Telecomunicaciones y tecnología

India parliament deadlock may be resolved amid new scam



    By Krittivas Mukherjee and Henry Foy

    NEW DELHI (Reuters) - The government appeared close to agreeing to a parliamentary probe into India's biggest corruption scandal in decades Tuesday after a possible climbdown by Prime Minister Manmohan Singh to enable the assembly to resume its work and pass a budget.

    At the centre of the graft charges is a potential $39 billion (24 billion pounds) fraud in the awarding of telecoms licences in 2008. The opposition forced the December parliament session to shut, demanding a parliamentary probe into the scam.

    The potential political breakthrough came as India's federal auditor began probing a possibly larger scam involving the allocation of satellite-based communication spectrum that reports said may have cost state coffers 2 trillion rupees ($44 billion). The prime minister's office denied the allegation.

    The Congress party-led coalition government has seen its second term tarnished by a string of corruption scams that have led to the sacking of a telecoms minister and eroded public confidence in the prime minister and his party.

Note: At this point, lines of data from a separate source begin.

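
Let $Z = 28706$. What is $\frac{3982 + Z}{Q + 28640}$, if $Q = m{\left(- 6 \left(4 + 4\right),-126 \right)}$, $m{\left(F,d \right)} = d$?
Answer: $\frac{16344}{14257} \approx 1.1464$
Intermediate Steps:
$Q = -126$
$\frac{3982 + Z}{Q + 28640} = \frac{3982 + 28706}{-126 + 28640} = \frac{32688}{28514} = 32688 \cdot \frac{1}{28514} = \frac{16344}{14257}$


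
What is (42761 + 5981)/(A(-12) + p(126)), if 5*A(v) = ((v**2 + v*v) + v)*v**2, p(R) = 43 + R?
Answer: 243710/40589 ≈ 6.0043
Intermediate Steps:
A(v) = v**2*(v + 2*v**2)/5 (A(v) = (((v**2 + v*v) + v)*v**2)/5 = (((v**2 + v**2) + v)*v**2)/5 = ((2*v**2 + v)*v**2)/5 = ((v + 2*v**2)*v**2)/5 = (v**2*(v + 2*v**2))/5 = v**2*(v + 2*v**2)/5)
(42761 + 5981)/(A(-12) + p(126)) = (42761 + 5981)/((1/5)*(-12)**3*(1 + 2*(-12)) + (43 + 126)) = 48742/((1/5)*(-1728)*(1 - 24) + 169) = 48742/((1/5)*(-1728)*(-23) + 169) = 48742/(39744/5 + 169) = 48742/(40589/5) = 48742*(5/40589) = 243710/40589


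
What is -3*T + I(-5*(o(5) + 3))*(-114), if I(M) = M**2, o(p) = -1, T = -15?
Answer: -11355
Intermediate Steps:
-3*T + I(-5*(o(5) + 3))*(-114) = -3*(-15) + (-5*(-1 + 3))**2*(-114) = 45 + (-5*2)**2*(-114) = 45 + (-10)**2*(-114) = 45 + 100*(-114) = 45 - 11400 = -11355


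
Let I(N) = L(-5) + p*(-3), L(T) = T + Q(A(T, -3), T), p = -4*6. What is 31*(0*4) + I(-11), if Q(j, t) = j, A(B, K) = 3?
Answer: 70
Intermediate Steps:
p = -24
L(T) = 3 + T (L(T) = T + 3 = 3 + T)
I(N) = 70 (I(N) = (3 - 5) - 24*(-3) = -2 + 72 = 70)
31*(0*4) + I(-11) = 31*(0*4) + 70 = 31*0 + 70 = 0 + 70 = 70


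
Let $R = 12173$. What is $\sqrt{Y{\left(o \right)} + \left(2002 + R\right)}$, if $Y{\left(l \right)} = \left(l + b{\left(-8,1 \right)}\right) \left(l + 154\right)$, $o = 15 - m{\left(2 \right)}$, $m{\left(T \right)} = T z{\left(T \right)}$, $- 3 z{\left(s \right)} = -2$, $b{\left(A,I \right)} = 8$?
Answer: $\frac{\sqrt{160270}}{3} \approx 133.45$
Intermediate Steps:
$z{\left(s \right)} = \frac{2}{3}$ ($z{\left(s \right)} = \left(- \frac{1}{3}\right) \left(-2\right) = \frac{2}{3}$)
$m{\left(T \right)} = \frac{2 T}{3}$ ($m{\left(T \right)} = T \frac{2}{3} = \frac{2 T}{3}$)
$o = \frac{41}{3}$ ($o = 15 - \frac{2}{3} \cdot 2 = 15 - \frac{4}{3} = \frac{41}{3} \approx 13.667$)
$Y{\left(l \right)} = \left(8 + l\right) \left(154 + l\right)$ ($Y{\left(l \right)} = \left(l + 8\right) \left(l + 154\right) = \left(8 + l\right) \left(154 + l\right)$)
$\sqrt{Y{\left(o \right)} + \left(2002 + R\right)} = \sqrt{\left(1232 + \left(\frac{41}{3}\right)^{2} + 162 \cdot \frac{41}{3}\right) + \left(2002 + 12173\right)} = \sqrt{\left(1232 + \frac{1681}{9} + 2214\right) + 14175} = \sqrt{\frac{32695}{9} + 14175} = \sqrt{\frac{160270}{9}} = \frac{\sqrt{160270}}{3}$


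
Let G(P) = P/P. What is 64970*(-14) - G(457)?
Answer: -909581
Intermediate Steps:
G(P) = 1
64970*(-14) - G(457) = 64970*(-14) - 1*1 = -909580 - 1 = -909581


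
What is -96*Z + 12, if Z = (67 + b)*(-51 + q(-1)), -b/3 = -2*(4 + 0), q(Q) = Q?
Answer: 454284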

    Tuesday, the government held its third round of talks with opposition parties in a bid to break the deadlock. Several members of the ruling coalition who attended the meeting said the government would likely agree to a joint investigation with opposition members and broad powers.

    "The government cannot make an announcement now as parliamentary convention requires such a decision to be announced in the house," a lawmaker of one of the coalition allies who attended the cross-party meeting told Reuters.

    The lawmaker said Finance Minister Pranab Mukherjee, the government's chief trouble shooter, told the meeting that "no price is dearer than running parliament."

    A senior Congress source said: "The mood today is that the government needs to do everything to distance it from corruption. We expect the government will eventually agree."

    Congress has for months opposed a probe, fearing a drawn-out investigation that could overshadow key state elections this year and worries that Singh would be called to testify. But it is under huge pressure to mollify the opposition before the crucial budget session begins on February 19.

    Once parliament is back in session, there is no risk to the passage of the 2011/12 budget as the government has the required numbers. But any lack of debate will add to a sense of a breakdown in governance in Asia's third-largest economy.

    Another round of meetings to break the deadlock is likely before parliament opens, an opportunity for the government to informally tell the opposition that it will order a joint probe.

    Opposition parties have called on Singh to resign, saying he avoided pursuing a case against sacked Telecoms Minister Andimuthu Raja, who belongs to a party that is key to maintaining the coalition's majority.

    SINGH UNDER FIRE

    Singh again found himself under scrutiny Tuesday as a potentially larger scandal, also involving the improper allocation of lucrative telecom spectrum in 2005, began to gain traction.

    The prime minister's office was forced to issue a statement denying local media reports that said a deal between India's space agency, a portfolio Singh oversees, and a private communications firm had cost the government billions of dollars.

    The Indian Space Research Organisation (ISRO) is being probed by the Comptroller and Auditor General (CAG) for the leasing of transponders on ISRO satellites to private firm Devas Multimedia, which granted it access to telecom spectrum without a bidding process, a CAG source who declined to be identified told Reuters.

    The S-band spectrum space can provide broadband internet services. And in India's rapidly-expanding mobile phone market sales of the spectrum have raised billions of dollars in revenue for the government.

    Officials at ISRO told Reuters that the CAG probe was taking place, but declined to comment further.

    Opposition politicians have demanded that Singh explain his role in the deal, as Prithviraj Chavan, the minister of state for space in 2005 said he told the Prime Minister that the deal should be cancelled last year, Times Now TV station reported.